Your Questions

Your Questions

Rape Response Services provides free and confidential services to people who have been affected by sexual violence at any point in their lives. Our 24/7 free and confidential crisis and support line at 1-800-310-0000 is staffed by trained advocates who can offer support, information, and referrals. Trained advocates are also available to meet in person. Advocates can be with you during a medical exam or legal interview. They can also meet with you to answer your questions, provide you with resources and support, or just be there to listen.
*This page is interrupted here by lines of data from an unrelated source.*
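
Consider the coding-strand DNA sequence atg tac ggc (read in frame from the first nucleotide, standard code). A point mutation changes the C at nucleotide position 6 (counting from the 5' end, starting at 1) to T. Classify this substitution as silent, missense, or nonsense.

silent

Position 6 falls in codon 2: TAC → Tyr.
After the substitution the codon is TAT → Tyr.
Both encode Tyr, so the change is synonymous.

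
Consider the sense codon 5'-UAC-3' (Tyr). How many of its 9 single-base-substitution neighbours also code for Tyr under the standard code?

1

Position 1: none → 0 synonymous.
Position 2: none → 0 synonymous.
Position 3: UAU → 1 synonymous.
Total: 0 + 0 + 1 = 1.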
If you have experienced sexual violence, it is important to know that you are in no way responsible for someone else’s actions; what happened to you was not your fault. You may be feeling lots of different emotions or be feeling no emotions at all.  There is no right or wrong way to act or feel after an assault.

After a sexual assault occurs, it is always your choice whether you want to seek services or not. If you decide to seek services, such as choosing to get a rape kit, you have the right to stop those services at any time. Rape Response Services advocates are available to discuss your options and support the decisions you make.

 Below is a list of commonly asked questions. The information contained in the page below is for information only and does not constitute legal advice.  Only an attorney can give legal advice.

 

What is a rape kit?

A rape kit is also known as the State of Maine Sex Crimes Kit. It is an official evidence collection kit. If you have been a victim of sexual assault, there may be evidence of the sexual assault on your body or on your belongings. Specially trained nurses, known as Sexual Assault Forensic Examiners (S.A.F.E), are available at our local hospitals to quickly, efficiently, and sensitively perform the steps in the kit to collect any evidence.  The rape kit itself does not prove whether a sexual assault has taken place or not; it is only a way to collect the available evidence. 

You may choose to have no kit done, parts of the kit done or all of the kit completed. It is best to have a kit done as soon as possible after the assault takes place because this makes it more likely to find evidence. However, sometimes people are not sure whether they want to report the assault or not.  If you are not sure whether you want to report to law enforcement, an anonymous kit can be done.  Law enforcement will hold the anonymous kit for 90 days.  If you decide to get a kit, the State of Maine will pay for it and your insurance will not be billed. 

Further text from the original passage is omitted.